HI everyone!November 14, 1998My name is Nina and I guess I was that rarest of the rare--very highly gifted and made very good grades and was never considered lazy. I was pathologically compliant. I was not bored in school although I thought it was excruciatingly easy. I just kept my nose in a book. Virtually never spoke. Read it once and that was all that was necessary. I think I did not realize until much later how much potential was being wasted. I went to school, I went home. I had no friends, no social life and virtually no recognition from my parents that more was necessary. At about 30 I started to get really angry about my formal education and I've been angry ever since. My self esteem was so low that it never occurred to me to expect anything better or fight for anything when younger. Now I know better.

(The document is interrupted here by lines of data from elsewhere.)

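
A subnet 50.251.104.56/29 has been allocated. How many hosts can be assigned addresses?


Host bits = 32 - 29 = 3
Total addresses = 2^3 = 8
Usable = total - 2 (network and broadcast)
Usable hosts: 6


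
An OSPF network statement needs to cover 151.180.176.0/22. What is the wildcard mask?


Subnet mask: 255.255.252.0
Wildcard = 255.255.255.255 - subnet mask
255 - 255 = 0
255 - 255 = 0
255 - 252 = 3
255 - 0 = 255
Wildcard: 0.0.3.255


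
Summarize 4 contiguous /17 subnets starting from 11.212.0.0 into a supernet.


Original prefix: /17
Number of subnets: 4 = 2^2
New prefix = 17 - 2 = 15
Supernet: 11.212.0.0/15


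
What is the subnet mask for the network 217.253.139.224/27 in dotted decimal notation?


/27 means 27 network bits, 5 host bits
Binary: 11111111111111111111111111100000
Mask: 255.255.255.224


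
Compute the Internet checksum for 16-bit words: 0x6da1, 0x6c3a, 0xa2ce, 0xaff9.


Sum all words (with carry folding):
+ 0x6da1 = 0x6da1
+ 0x6c3a = 0xd9db
+ 0xa2ce = 0x7caa
+ 0xaff9 = 0x2ca4
One's complement: ~0x2ca4
Checksum = 0xd35b


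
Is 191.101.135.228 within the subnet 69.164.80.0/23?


Subnet network: 69.164.80.0
Test IP AND mask: 191.101.134.0
No, 191.101.135.228 is not in 69.164.80.0/23


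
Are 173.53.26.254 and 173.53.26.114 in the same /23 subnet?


Mask: 255.255.254.0
173.53.26.254 AND mask = 173.53.26.0
173.53.26.114 AND mask = 173.53.26.0
Yes, same subnet (173.53.26.0)


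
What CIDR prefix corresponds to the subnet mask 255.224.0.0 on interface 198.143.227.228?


Binary: 11111111.11100000.00000000.00000000
Count leading 1s
Prefix: /11


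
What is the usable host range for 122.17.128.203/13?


Network: 122.16.0.0
Broadcast: 122.23.255.255
First usable = network + 1
Last usable = broadcast - 1
Range: 122.16.0.1 to 122.23.255.254


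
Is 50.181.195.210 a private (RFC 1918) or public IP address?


RFC 1918 private ranges:
  10.0.0.0/8 (10.0.0.0 - 10.255.255.255)
  172.16.0.0/12 (172.16.0.0 - 172.31.255.255)
  192.168.0.0/16 (192.168.0.0 - 192.168.255.255)
Public (not in any RFC 1918 range)


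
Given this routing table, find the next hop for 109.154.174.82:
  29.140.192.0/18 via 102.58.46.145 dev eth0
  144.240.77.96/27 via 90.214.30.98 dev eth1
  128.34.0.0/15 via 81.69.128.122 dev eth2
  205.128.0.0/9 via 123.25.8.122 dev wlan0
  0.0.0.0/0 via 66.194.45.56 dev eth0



Longest prefix match for 109.154.174.82:
  /18 29.140.192.0: no
  /27 144.240.77.96: no
  /15 128.34.0.0: no
  /9 205.128.0.0: no
  /0 0.0.0.0: MATCH
Selected: next-hop 66.194.45.56 via eth0 (matched /0)


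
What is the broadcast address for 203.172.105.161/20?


Network: 203.172.96.0/20
Host bits = 12
Set all host bits to 1:
Broadcast: 203.172.111.255


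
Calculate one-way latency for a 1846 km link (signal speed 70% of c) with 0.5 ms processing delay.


Speed = 0.7 * 3e5 km/s = 210000 km/s
Propagation delay = 1846 / 210000 = 0.0088 s = 8.7905 ms
Processing delay = 0.5 ms
Total one-way latency = 9.2905 ms


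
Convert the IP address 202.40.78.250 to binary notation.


202 = 11001010
40 = 00101000
78 = 01001110
250 = 11111010
Binary: 11001010.00101000.01001110.11111010


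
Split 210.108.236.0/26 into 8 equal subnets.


New prefix = 26 + 3 = 29
Each subnet has 8 addresses
  210.108.236.0/29
  210.108.236.8/29
  210.108.236.16/29
  210.108.236.24/29
  210.108.236.32/29
  210.108.236.40/29
  210.108.236.48/29
  210.108.236.56/29
Subnets: 210.108.236.0/29, 210.108.236.8/29, 210.108.236.16/29, 210.108.236.24/29, 210.108.236.32/29, 210.108.236.40/29, 210.108.236.48/29, 210.108.236.56/29


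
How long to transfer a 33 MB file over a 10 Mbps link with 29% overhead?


Effective throughput = 10 * (1 - 29/100) = 7.1 Mbps
File size in Mb = 33 * 8 = 264 Mb
Time = 264 / 7.1
Time = 37.1831 seconds


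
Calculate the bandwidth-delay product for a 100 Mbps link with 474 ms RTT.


BDP = bandwidth * RTT
= 100 Mbps * 474 ms
= 100 * 1e6 * 474 / 1000 bits
= 47400000 bits
= 5925000 bytes
= 5786.1328 KB
BDP = 47400000 bits (5925000 bytes)


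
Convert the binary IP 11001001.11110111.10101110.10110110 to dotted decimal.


11001001 = 201
11110111 = 247
10101110 = 174
10110110 = 182
IP: 201.247.174.182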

I have 2 children, Collin age 11, and Leah age 6. Collin started off in a private school for kindergarten and was expelled before the 6th week for major behavioral problems. Funny thing was he was not a problem at home except being slow to warm up to anything new. Sweet child. Then he attended public school for 2 years where they recognized his giftedness but did not feed it. They concentrated on his "behavioral" problems. As his behavior began to conform he became an underachiever. They were happy, I was not. After a transition stint of 4 months in a Montessori school, I took him home and we've never looked back.
Leah goes to a Montessori school by her choice this year. Next year she will be homeschooled. She would probably do fine in public school and it would probably ruin her. Like it nearly did me.
We live in the Austin area where I grew up. I am a child psychiatrist and my husband is a pediatrician. Neither one of us is particularly happy with being in medicine at this point. We are in the process of making major changes in our lifestyle this year. Hopefully the big transformation will be complete in the next 12 months.
As you can see, I can go on and on. And if you ask, you will find I have a strong opinion about everything. I remember as a child (around 11) thinking, "I have no opinions or thoughts of my own." Must be making up for lost time. Bear with me. I do have a great sense of humor which allows me to poke fun at myself if reminded. I am looking forward to this list.